Only ever seeing collections from a computer screen means you can forget about the finer points that makes clothes what they are. Things like movement and the fact that they exist in three-dimensions rather than the two that LED lit pixels afford us. What was it that Grace Coddington said? "On a flat screen, things look flat". The closest us regular folk can get to the real thing are the videos. But in both video and still image, you can still forget about the details. And in cases like the latest, personally disappointing Rodarte show, the clothes actually look better close up than from afar. If I hadn't stumbled across these over at the Self Service website I would not have known the subtler beauty of the collection that consisted of textural contrasts between silk and cotton, tonal contrasts between black and navy, and tiny barbed wire fastenings.

Prompted by Rodarte I've been making a point to look through all the detail shots of every collection, especially ones I'm on the fence for. Unfortunately the lighting at Roksanda Ilincic was bad, or the photographer seems to have used a far too powerful flash, because in the regular runway images the clothes are super washed out.  But hurrah for the detail shots, because here the true hues shine through, as does the luscious detailing.

images from Self Service and Vogue.com


Valentino Kerchiefs

I'm starting to tire of the new Valentino aesthetic just a little, but I loved these skirt edges which are like folded handkerchiefs.

They remind me of the folds at Balenciaga, which are almost verging on ruffle territory, and which we are all sobbing over *RIPNIC4B*

images from vogue.com


Bouchra and Couture

I really don't understand why Bouchra Jarrar is still doing couture. It's generally acknowledged her collections were never really true couture to begin with, but more a formidably, rigorously tailored ready-to-wear. However, I appreciated her debut in couture as a clever marketing and brand development move. With the less cluttered couture calendar there was more space for her to get noticed, and it made a clear point about the "seriousness" of her label, her skill level, and the kind of clients she wants to attract.

But to be honest, once she debuted at ready-to-wear, I thought she'd give up the ghost at couture. I thought she'd achieved what she needed from showing there, and could focus on the elegant day-wear that she does so spectacularly well. Well, she hasn't given up, here she is, still at Couture.

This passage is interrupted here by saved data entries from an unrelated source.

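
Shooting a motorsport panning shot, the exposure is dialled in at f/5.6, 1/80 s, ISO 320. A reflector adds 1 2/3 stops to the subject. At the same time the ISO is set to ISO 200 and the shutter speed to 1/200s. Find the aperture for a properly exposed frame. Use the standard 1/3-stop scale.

f/5

Scene light: 1 2/3 stops brighter.
ISO: 320 → 250 → 200 — 2/3 stop dropped (darker).
Shutter speed: 1/80 → 1/100 → 1/125 → 1/160 → 1/200 — 1 1/3 stops faster (darker).
Net so far: 1/3 stop darker. Aperture: f/5.6 → f/5.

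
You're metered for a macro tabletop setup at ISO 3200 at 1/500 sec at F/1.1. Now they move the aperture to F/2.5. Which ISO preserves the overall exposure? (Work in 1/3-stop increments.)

ISO 16000

Aperture: f/1.1 → f/1.2 → f/1.4 → f/1.6 → f/1.8 → f/2 → f/2.2 → f/2.5 — 2 1/3 stops smaller aperture (darker).
Need 2 1/3 stops brighter from the ISO: 3200 → 4000 → 5000 → 6400 → 8000 → 10000 → 12800 → 16000.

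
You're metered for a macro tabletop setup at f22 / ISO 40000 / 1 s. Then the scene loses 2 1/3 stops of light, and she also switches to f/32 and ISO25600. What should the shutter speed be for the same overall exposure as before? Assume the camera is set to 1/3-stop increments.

15 s

Scene light: 2 1/3 stops darker.
Aperture: f/22 → f/25 → f/29 → f/32 — 1 stop stopped down (darker).
ISO: 40000 → 32000 → 25600 — 2/3 stop lower (darker).
Net so far: 4 stops darker. Shutter speed: 1 → 1.3 → 1.6 → 2 → 2.5 → 3.2 → 4 → 5 → 6 → 8 → 10 → 13 → 15.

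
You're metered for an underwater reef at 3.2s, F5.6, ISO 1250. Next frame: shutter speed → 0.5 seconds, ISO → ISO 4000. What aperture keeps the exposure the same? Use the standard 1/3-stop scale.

f/4

Shutter speed: 3.2 → 2.5 → 2 → 1.6 → 1.3 → 1 → 0.8 → 0.6 → 0.5 — 2 2/3 stops shorter (darker).
ISO: 1250 → 1600 → 2000 → 2500 → 3200 → 4000 — 1 2/3 stops higher (brighter).
Net change so far: 1 stop darker. Offset with the aperture: f/5.6 → f/5 → f/4.5 → f/4.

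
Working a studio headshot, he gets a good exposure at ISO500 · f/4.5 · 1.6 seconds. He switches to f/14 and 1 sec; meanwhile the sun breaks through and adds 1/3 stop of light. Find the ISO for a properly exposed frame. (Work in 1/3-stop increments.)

ISO 6400

Scene light: 1/3 stop brighter.
Aperture: f/4.5 → f/5 → f/5.6 → f/6.3 → f/7.1 → f/8 → f/9 → f/10 → f/11 → f/13 → f/14 — 3 1/3 stops smaller aperture (darker).
Shutter speed: 1.6 → 1.3 → 1 — 2/3 stop shorter (darker).
Net so far: 3 2/3 stops darker. ISO: 500 → 640 → 800 → 1000 → 1250 → 1600 → 2000 → 2500 → 3200 → 4000 → 5000 → 6400.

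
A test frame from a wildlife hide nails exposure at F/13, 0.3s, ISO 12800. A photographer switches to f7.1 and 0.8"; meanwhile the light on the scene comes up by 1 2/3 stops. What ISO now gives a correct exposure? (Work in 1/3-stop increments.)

Scene light: 1 2/3 stops brighter.
Aperture: f/13 → f/11 → f/10 → f/9 → f/8 → f/7.1 — 1 2/3 stops wider (brighter).
Shutter speed: 0.3 → 0.4 → 0.5 → 0.6 → 0.8 — 1 1/3 stops longer (brighter).
Net so far: 4 2/3 stops brighter. ISO: 12800 → 10000 → 8000 → 6400 → 5000 → 4000 → 3200 → 2500 → 2000 → 1600 → 1250 → 1000 → 800 → 640 → 500.

ISO 500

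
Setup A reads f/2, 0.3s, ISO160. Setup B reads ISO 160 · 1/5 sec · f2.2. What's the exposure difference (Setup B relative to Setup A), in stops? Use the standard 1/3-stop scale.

1 stop darker

Aperture: f/2 → f/2.2 — 1/3 stop stopped down (darker).
Shutter speed: 0.3 → 1/4 → 1/5 — 2/3 stop faster (darker).
ISO: unchanged.
Net: −1/3 −2/3 = −1 stop.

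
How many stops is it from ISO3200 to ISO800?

2 stops

3200 → 1600 → 800 — count the steps: 2 stops.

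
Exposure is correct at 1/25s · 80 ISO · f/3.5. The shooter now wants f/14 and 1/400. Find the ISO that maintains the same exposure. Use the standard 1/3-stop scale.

ISO 20000

Aperture: f/3.5 → f/4 → f/4.5 → f/5 → f/5.6 → f/6.3 → f/7.1 → f/8 → f/9 → f/10 → f/11 → f/13 → f/14 — 4 stops stopped down (darker).
Shutter speed: 1/25 → 1/30 → 1/40 → 1/50 → 1/60 → 1/80 → 1/100 → 1/125 → 1/160 → 1/200 → 1/250 → 1/320 → 1/400 — 4 stops shorter (darker).
Net change so far: 8 stops darker. Offset with the ISO: 80 → 100 → 125 → 160 → 200 → 250 → 320 → 400 → 500 → 640 → 800 → 1000 → 1250 → 1600 → 2000 → 2500 → 3200 → 4000 → 5000 → 6400 → 8000 → 10000 → 12800 → 16000 → 20000.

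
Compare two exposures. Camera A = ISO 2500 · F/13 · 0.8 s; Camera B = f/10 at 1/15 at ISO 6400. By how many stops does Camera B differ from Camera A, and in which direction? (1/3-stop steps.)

Aperture: f/13 → f/11 → f/10 — 2/3 stop wider (brighter).
Shutter speed: 0.8 → 0.6 → 0.5 → 0.4 → 0.3 → 1/4 → 1/5 → 1/6 → 1/8 → 1/10 → 1/13 → 1/15 — 3 2/3 stops shorter (darker).
ISO: 2500 → 3200 → 4000 → 5000 → 6400 — 1 1/3 stops higher (brighter).
Net: +2/3 −3 2/3 +1 1/3 = −1 2/3 stops.

1 2/3 stops darker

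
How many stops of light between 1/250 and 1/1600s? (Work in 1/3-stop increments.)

1/250 → 1/320 → 1/400 → 1/500 → 1/640 → 1/800 → 1/1000 → 1/1250 → 1/1600 — count the steps: 8 third-stops = 2 2/3 stops.

2 2/3 stops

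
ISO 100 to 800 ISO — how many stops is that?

3 stops

100 → 200 → 400 → 800 — count the steps: 3 stops.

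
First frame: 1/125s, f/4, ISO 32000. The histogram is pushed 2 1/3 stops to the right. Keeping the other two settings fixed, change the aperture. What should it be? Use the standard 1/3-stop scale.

Overexposed by 2 1/3 stops → need 2 1/3 stops darker.
Aperture: f/4 → f/4.5 → f/5 → f/5.6 → f/6.3 → f/7.1 → f/8 → f/9.

f/9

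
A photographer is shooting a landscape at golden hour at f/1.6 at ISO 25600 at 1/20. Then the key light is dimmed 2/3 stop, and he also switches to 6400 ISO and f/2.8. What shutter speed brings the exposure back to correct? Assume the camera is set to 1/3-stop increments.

Scene light: 2/3 stop darker.
ISO: 25600 → 20000 → 16000 → 12800 → 10000 → 8000 → 6400 — 2 stops dropped (darker).
Aperture: f/1.6 → f/1.8 → f/2 → f/2.2 → f/2.5 → f/2.8 — 1 2/3 stops stopped down (darker).
Net so far: 4 1/3 stops darker. Shutter speed: 1/20 → 1/15 → 1/13 → 1/10 → 1/8 → 1/6 → 1/5 → 1/4 → 0.3 → 0.4 → 0.5 → 0.6 → 0.8 → 1.

1 s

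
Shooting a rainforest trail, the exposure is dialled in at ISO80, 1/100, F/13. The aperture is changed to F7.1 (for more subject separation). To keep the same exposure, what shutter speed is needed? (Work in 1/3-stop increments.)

Aperture: f/13 → f/11 → f/10 → f/9 → f/8 → f/7.1 — 1 2/3 stops larger aperture (brighter).
Need 1 2/3 stops darker from the shutter speed: 1/100 → 1/125 → 1/160 → 1/200 → 1/250 → 1/320.

1/320s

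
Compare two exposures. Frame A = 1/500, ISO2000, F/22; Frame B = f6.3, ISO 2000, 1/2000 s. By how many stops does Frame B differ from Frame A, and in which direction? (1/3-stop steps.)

Aperture: f/22 → f/20 → f/18 → f/16 → f/14 → f/13 → f/11 → f/10 → f/9 → f/8 → f/7.1 → f/6.3 — 3 2/3 stops opened up (brighter).
Shutter speed: 1/500 → 1/640 → 1/800 → 1/1000 → 1/1250 → 1/1600 → 1/2000 — 2 stops shorter (darker).
ISO: unchanged.
Net: +3 2/3 −2 = +1 2/3 stops.

1 2/3 stops brighter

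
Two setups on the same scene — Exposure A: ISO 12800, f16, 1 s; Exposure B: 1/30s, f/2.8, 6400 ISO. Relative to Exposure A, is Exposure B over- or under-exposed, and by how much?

1 stop darker

Aperture: f/16 → f/11 → f/8 → f/5.6 → f/4 → f/2.8 — 5 stops larger aperture (brighter).
Shutter speed: 1 → 1/2 → 1/4 → 1/8 → 1/15 → 1/30 — 5 stops shorter (darker).
ISO: 12800 → 6400 — 1 stop dropped (darker).
Net: +5 −5 −1 = −1 stop.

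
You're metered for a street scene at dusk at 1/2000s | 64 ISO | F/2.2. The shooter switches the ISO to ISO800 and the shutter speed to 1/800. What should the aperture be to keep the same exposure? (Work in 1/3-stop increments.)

ISO: 64 → 80 → 100 → 125 → 160 → 200 → 250 → 320 → 400 → 500 → 640 → 800 — 3 2/3 stops higher (brighter).
Shutter speed: 1/2000 → 1/1600 → 1/1250 → 1/1000 → 1/800 — 1 1/3 stops longer (brighter).
Net change so far: 5 stops brighter. Offset with the aperture: f/2.2 → f/2.5 → f/2.8 → f/3.2 → f/3.5 → f/4 → f/4.5 → f/5 → f/5.6 → f/6.3 → f/7.1 → f/8 → f/9 → f/10 → f/11 → f/13.

f/13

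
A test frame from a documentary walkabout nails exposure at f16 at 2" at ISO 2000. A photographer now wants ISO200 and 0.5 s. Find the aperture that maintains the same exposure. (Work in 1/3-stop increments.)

f/2.5

ISO: 2000 → 1600 → 1250 → 1000 → 800 → 640 → 500 → 400 → 320 → 250 → 200 — 3 1/3 stops lower (darker).
Shutter speed: 2 → 1.6 → 1.3 → 1 → 0.8 → 0.6 → 0.5 — 2 stops faster (darker).
Net change so far: 5 1/3 stops darker. Offset with the aperture: f/16 → f/14 → f/13 → f/11 → f/10 → f/9 → f/8 → f/7.1 → f/6.3 → f/5.6 → f/5 → f/4.5 → f/4 → f/3.5 → f/3.2 → f/2.8 → f/2.5.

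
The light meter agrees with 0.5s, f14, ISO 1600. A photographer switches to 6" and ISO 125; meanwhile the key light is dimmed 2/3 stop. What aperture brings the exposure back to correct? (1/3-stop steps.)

Scene light: 2/3 stop darker.
Shutter speed: 0.5 → 0.6 → 0.8 → 1 → 1.3 → 1.6 → 2 → 2.5 → 3.2 → 4 → 5 → 6 — 3 2/3 stops longer (brighter).
ISO: 1600 → 1250 → 1000 → 800 → 640 → 500 → 400 → 320 → 250 → 200 → 160 → 125 — 3 2/3 stops dropped (darker).
Net so far: 2/3 stop darker. Aperture: f/14 → f/13 → f/11.

f/11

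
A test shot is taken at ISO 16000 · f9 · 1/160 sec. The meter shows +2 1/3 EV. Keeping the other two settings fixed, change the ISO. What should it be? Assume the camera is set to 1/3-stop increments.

Overexposed by 2 1/3 stops → need 2 1/3 stops darker.
ISO: 16000 → 12800 → 10000 → 8000 → 6400 → 5000 → 4000 → 3200.

ISO 3200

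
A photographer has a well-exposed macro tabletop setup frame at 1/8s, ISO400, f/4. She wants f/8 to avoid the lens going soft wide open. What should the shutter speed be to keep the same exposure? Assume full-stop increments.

1/2s

Aperture: f/4 → f/5.6 → f/8 — 2 stops smaller aperture (darker).
Need 2 stops brighter from the shutter speed: 1/8 → 1/4 → 1/2.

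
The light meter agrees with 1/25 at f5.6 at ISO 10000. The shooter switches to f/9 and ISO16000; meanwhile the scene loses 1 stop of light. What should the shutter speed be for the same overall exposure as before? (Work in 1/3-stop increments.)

Scene light: 1 stop darker.
Aperture: f/5.6 → f/6.3 → f/7.1 → f/8 → f/9 — 1 1/3 stops stopped down (darker).
ISO: 10000 → 12800 → 16000 — 2/3 stop raised (brighter).
Net so far: 1 2/3 stops darker. Shutter speed: 1/25 → 1/20 → 1/15 → 1/13 → 1/10 → 1/8.

1/8s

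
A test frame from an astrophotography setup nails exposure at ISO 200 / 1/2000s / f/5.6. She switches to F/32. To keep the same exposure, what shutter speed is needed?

1/60s

Aperture: f/5.6 → f/8 → f/11 → f/16 → f/22 → f/32 — 5 stops stopped down (darker).
Need 5 stops brighter from the shutter speed: 1/2000 → 1/1000 → 1/500 → 1/250 → 1/125 → 1/60.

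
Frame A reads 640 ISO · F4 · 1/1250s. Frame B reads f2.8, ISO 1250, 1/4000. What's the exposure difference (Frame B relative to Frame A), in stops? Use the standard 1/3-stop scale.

1/3 stop brighter

Aperture: f/4 → f/3.5 → f/3.2 → f/2.8 — 1 stop wider (brighter).
Shutter speed: 1/1250 → 1/1600 → 1/2000 → 1/2500 → 1/3200 → 1/4000 — 1 2/3 stops faster (darker).
ISO: 640 → 800 → 1000 → 1250 — 1 stop raised (brighter).
Net: +1 −1 2/3 +1 = +1/3 stops.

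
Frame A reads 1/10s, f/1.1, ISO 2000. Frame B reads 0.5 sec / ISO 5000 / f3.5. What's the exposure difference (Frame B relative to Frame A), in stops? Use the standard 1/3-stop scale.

1/3 stop brighter

Aperture: f/1.1 → f/1.2 → f/1.4 → f/1.6 → f/1.8 → f/2 → f/2.2 → f/2.5 → f/2.8 → f/3.2 → f/3.5 — 3 1/3 stops stopped down (darker).
Shutter speed: 1/10 → 1/8 → 1/6 → 1/5 → 1/4 → 0.3 → 0.4 → 0.5 — 2 1/3 stops longer (brighter).
ISO: 2000 → 2500 → 3200 → 4000 → 5000 — 1 1/3 stops higher (brighter).
Net: −3 1/3 +2 1/3 +1 1/3 = +1/3 stops.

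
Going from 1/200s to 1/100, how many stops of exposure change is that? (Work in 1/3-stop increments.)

1 stop

1/200 → 1/160 → 1/125 → 1/100 — count the steps: 3 third-stops = 1 stop.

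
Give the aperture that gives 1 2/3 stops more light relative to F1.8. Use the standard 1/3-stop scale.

Aperture: f/1.8 → f/1.6 → f/1.4 → f/1.2 → f/1.1 → f/1.0 — 1 2/3 stops wider (brighter).

f/1.0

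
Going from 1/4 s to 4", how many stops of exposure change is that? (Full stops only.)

4 stops

1/4 → 1/2 → 1 → 2 → 4 — count the steps: 4 stops.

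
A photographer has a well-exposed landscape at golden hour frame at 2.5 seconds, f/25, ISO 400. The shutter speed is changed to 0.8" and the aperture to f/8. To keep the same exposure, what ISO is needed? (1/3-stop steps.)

ISO 125

Shutter speed: 2.5 → 2 → 1.6 → 1.3 → 1 → 0.8 — 1 2/3 stops shorter (darker).
Aperture: f/25 → f/22 → f/20 → f/18 → f/16 → f/14 → f/13 → f/11 → f/10 → f/9 → f/8 — 3 1/3 stops opened up (brighter).
Net change so far: 1 2/3 stops brighter. Offset with the ISO: 400 → 320 → 250 → 200 → 160 → 125.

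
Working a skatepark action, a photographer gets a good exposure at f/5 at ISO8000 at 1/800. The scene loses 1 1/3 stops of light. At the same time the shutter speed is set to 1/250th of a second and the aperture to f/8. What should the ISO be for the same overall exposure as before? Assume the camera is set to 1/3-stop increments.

Scene light: 1 1/3 stops darker.
Shutter speed: 1/800 → 1/640 → 1/500 → 1/400 → 1/320 → 1/250 — 1 2/3 stops slower (brighter).
Aperture: f/5 → f/5.6 → f/6.3 → f/7.1 → f/8 — 1 1/3 stops stopped down (darker).
Net so far: 1 stop darker. ISO: 8000 → 10000 → 12800 → 16000.

ISO 16000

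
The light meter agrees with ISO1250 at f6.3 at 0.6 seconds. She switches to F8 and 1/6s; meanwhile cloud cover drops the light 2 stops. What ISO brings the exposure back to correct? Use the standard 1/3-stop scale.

ISO 32000

Scene light: 2 stops darker.
Aperture: f/6.3 → f/7.1 → f/8 — 2/3 stop stopped down (darker).
Shutter speed: 0.6 → 0.5 → 0.4 → 0.3 → 1/4 → 1/5 → 1/6 — 2 stops faster (darker).
Net so far: 4 2/3 stops darker. ISO: 1250 → 1600 → 2000 → 2500 → 3200 → 4000 → 5000 → 6400 → 8000 → 10000 → 12800 → 16000 → 20000 → 25600 → 32000.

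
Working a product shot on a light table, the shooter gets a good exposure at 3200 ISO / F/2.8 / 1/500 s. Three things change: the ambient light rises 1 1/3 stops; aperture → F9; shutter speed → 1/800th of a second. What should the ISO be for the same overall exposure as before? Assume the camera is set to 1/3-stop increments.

ISO 20000

Scene light: 1 1/3 stops brighter.
Aperture: f/2.8 → f/3.2 → f/3.5 → f/4 → f/4.5 → f/5 → f/5.6 → f/6.3 → f/7.1 → f/8 → f/9 — 3 1/3 stops stopped down (darker).
Shutter speed: 1/500 → 1/640 → 1/800 — 2/3 stop shorter (darker).
Net so far: 2 2/3 stops darker. ISO: 3200 → 4000 → 5000 → 6400 → 8000 → 10000 → 12800 → 16000 → 20000.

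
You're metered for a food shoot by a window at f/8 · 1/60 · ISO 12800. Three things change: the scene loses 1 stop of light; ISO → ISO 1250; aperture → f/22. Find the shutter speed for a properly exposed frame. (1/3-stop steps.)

Scene light: 1 stop darker.
ISO: 12800 → 10000 → 8000 → 6400 → 5000 → 4000 → 3200 → 2500 → 2000 → 1600 → 1250 — 3 1/3 stops dropped (darker).
Aperture: f/8 → f/9 → f/10 → f/11 → f/13 → f/14 → f/16 → f/18 → f/20 → f/22 — 3 stops narrower (darker).
Net so far: 7 1/3 stops darker. Shutter speed: 1/60 → 1/50 → 1/40 → 1/30 → 1/25 → 1/20 → 1/15 → 1/13 → 1/10 → 1/8 → 1/6 → 1/5 → 1/4 → 0.3 → 0.4 → 0.5 → 0.6 → 0.8 → 1 → 1.3 → 1.6 → 2 → 2.5.

2.5 s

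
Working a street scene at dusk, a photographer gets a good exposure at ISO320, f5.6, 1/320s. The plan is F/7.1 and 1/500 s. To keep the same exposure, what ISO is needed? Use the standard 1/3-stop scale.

ISO 800

Aperture: f/5.6 → f/6.3 → f/7.1 — 2/3 stop narrower (darker).
Shutter speed: 1/320 → 1/400 → 1/500 — 2/3 stop shorter (darker).
Net change so far: 1 1/3 stops darker. Offset with the ISO: 320 → 400 → 500 → 640 → 800.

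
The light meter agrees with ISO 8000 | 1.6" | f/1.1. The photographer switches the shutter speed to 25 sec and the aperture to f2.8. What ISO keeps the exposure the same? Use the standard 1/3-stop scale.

Shutter speed: 1.6 → 2 → 2.5 → 3.2 → 4 → 5 → 6 → 8 → 10 → 13 → 15 → 20 → 25 — 4 stops longer (brighter).
Aperture: f/1.1 → f/1.2 → f/1.4 → f/1.6 → f/1.8 → f/2 → f/2.2 → f/2.5 → f/2.8 — 2 2/3 stops smaller aperture (darker).
Net change so far: 1 1/3 stops brighter. Offset with the ISO: 8000 → 6400 → 5000 → 4000 → 3200.

ISO 3200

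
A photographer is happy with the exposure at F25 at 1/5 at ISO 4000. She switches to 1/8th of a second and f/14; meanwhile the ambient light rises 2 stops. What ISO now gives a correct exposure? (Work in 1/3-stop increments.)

ISO 500

Scene light: 2 stops brighter.
Shutter speed: 1/5 → 1/6 → 1/8 — 2/3 stop faster (darker).
Aperture: f/25 → f/22 → f/20 → f/18 → f/16 → f/14 — 1 2/3 stops wider (brighter).
Net so far: 3 stops brighter. ISO: 4000 → 3200 → 2500 → 2000 → 1600 → 1250 → 1000 → 800 → 640 → 500.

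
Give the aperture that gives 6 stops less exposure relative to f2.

Aperture: f/2 → f/2.8 → f/4 → f/5.6 → f/8 → f/11 → f/16 — 6 stops stopped down (darker).

f/16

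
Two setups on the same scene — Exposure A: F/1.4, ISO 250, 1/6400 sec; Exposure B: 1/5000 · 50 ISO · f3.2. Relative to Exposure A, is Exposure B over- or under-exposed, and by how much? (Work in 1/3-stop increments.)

Aperture: f/1.4 → f/1.6 → f/1.8 → f/2 → f/2.2 → f/2.5 → f/2.8 → f/3.2 — 2 1/3 stops smaller aperture (darker).
Shutter speed: 1/6400 → 1/5000 — 1/3 stop longer (brighter).
ISO: 250 → 200 → 160 → 125 → 100 → 80 → 64 → 50 — 2 1/3 stops dropped (darker).
Net: −2 1/3 +1/3 −2 1/3 = −4 1/3 stops.

4 1/3 stops darker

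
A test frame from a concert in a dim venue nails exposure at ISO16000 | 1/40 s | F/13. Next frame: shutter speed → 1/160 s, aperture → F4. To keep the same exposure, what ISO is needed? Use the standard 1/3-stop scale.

ISO 6400

Shutter speed: 1/40 → 1/50 → 1/60 → 1/80 → 1/100 → 1/125 → 1/160 — 2 stops shorter (darker).
Aperture: f/13 → f/11 → f/10 → f/9 → f/8 → f/7.1 → f/6.3 → f/5.6 → f/5 → f/4.5 → f/4 — 3 1/3 stops wider (brighter).
Net change so far: 1 1/3 stops brighter. Offset with the ISO: 16000 → 12800 → 10000 → 8000 → 6400.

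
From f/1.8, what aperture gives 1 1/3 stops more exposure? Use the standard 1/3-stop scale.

f/1.1

Aperture: f/1.8 → f/1.6 → f/1.4 → f/1.2 → f/1.1 — 1 1/3 stops opened up (brighter).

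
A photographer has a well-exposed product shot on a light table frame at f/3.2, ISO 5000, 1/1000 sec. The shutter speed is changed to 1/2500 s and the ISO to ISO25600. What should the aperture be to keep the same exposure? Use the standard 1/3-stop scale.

Shutter speed: 1/1000 → 1/1250 → 1/1600 → 1/2000 → 1/2500 — 1 1/3 stops shorter (darker).
ISO: 5000 → 6400 → 8000 → 10000 → 12800 → 16000 → 20000 → 25600 — 2 1/3 stops higher (brighter).
Net change so far: 1 stop brighter. Offset with the aperture: f/3.2 → f/3.5 → f/4 → f/4.5.

f/4.5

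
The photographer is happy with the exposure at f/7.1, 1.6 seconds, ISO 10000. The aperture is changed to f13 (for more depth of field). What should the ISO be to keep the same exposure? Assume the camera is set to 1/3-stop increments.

Aperture: f/7.1 → f/8 → f/9 → f/10 → f/11 → f/13 — 1 2/3 stops stopped down (darker).
Need 1 2/3 stops brighter from the ISO: 10000 → 12800 → 16000 → 20000 → 25600 → 32000.

ISO 32000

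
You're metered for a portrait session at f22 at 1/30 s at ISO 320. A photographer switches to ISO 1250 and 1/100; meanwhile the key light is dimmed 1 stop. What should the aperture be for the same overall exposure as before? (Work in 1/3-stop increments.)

Scene light: 1 stop darker.
ISO: 320 → 400 → 500 → 640 → 800 → 1000 → 1250 — 2 stops raised (brighter).
Shutter speed: 1/30 → 1/40 → 1/50 → 1/60 → 1/80 → 1/100 — 1 2/3 stops faster (darker).
Net so far: 2/3 stop darker. Aperture: f/22 → f/20 → f/18.

f/18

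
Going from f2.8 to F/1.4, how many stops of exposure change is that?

2 stops

f/2.8 → f/2 → f/1.4 — count the steps: 2 stops.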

Having said that I thought that this collection was good. She's riffed on the asymmetrical trend, but because she's Bouchra Jarrar the coats and jackets are far more impeccably tailored than any other effort. I love me any stripes that you can't describe as nautical or French, and this collection was full of 'em. Not a boat neck or ballet fit in sight. And the restrained palate of brown, navy and black was perfectly balanced. The navy was on the almost-blue end of the spectrum and offset the brown  wonderfully.

One thing I can say in support of Jarrar remaining on the couture calendar, is that it keeps up the important discussion about the definition of couture, and what it needs to be in the 21st Century. The arrival of Raf Simons at Dior is of course helping fuel the discussion too, and each season I become more excited to see in what direction couture is now growing.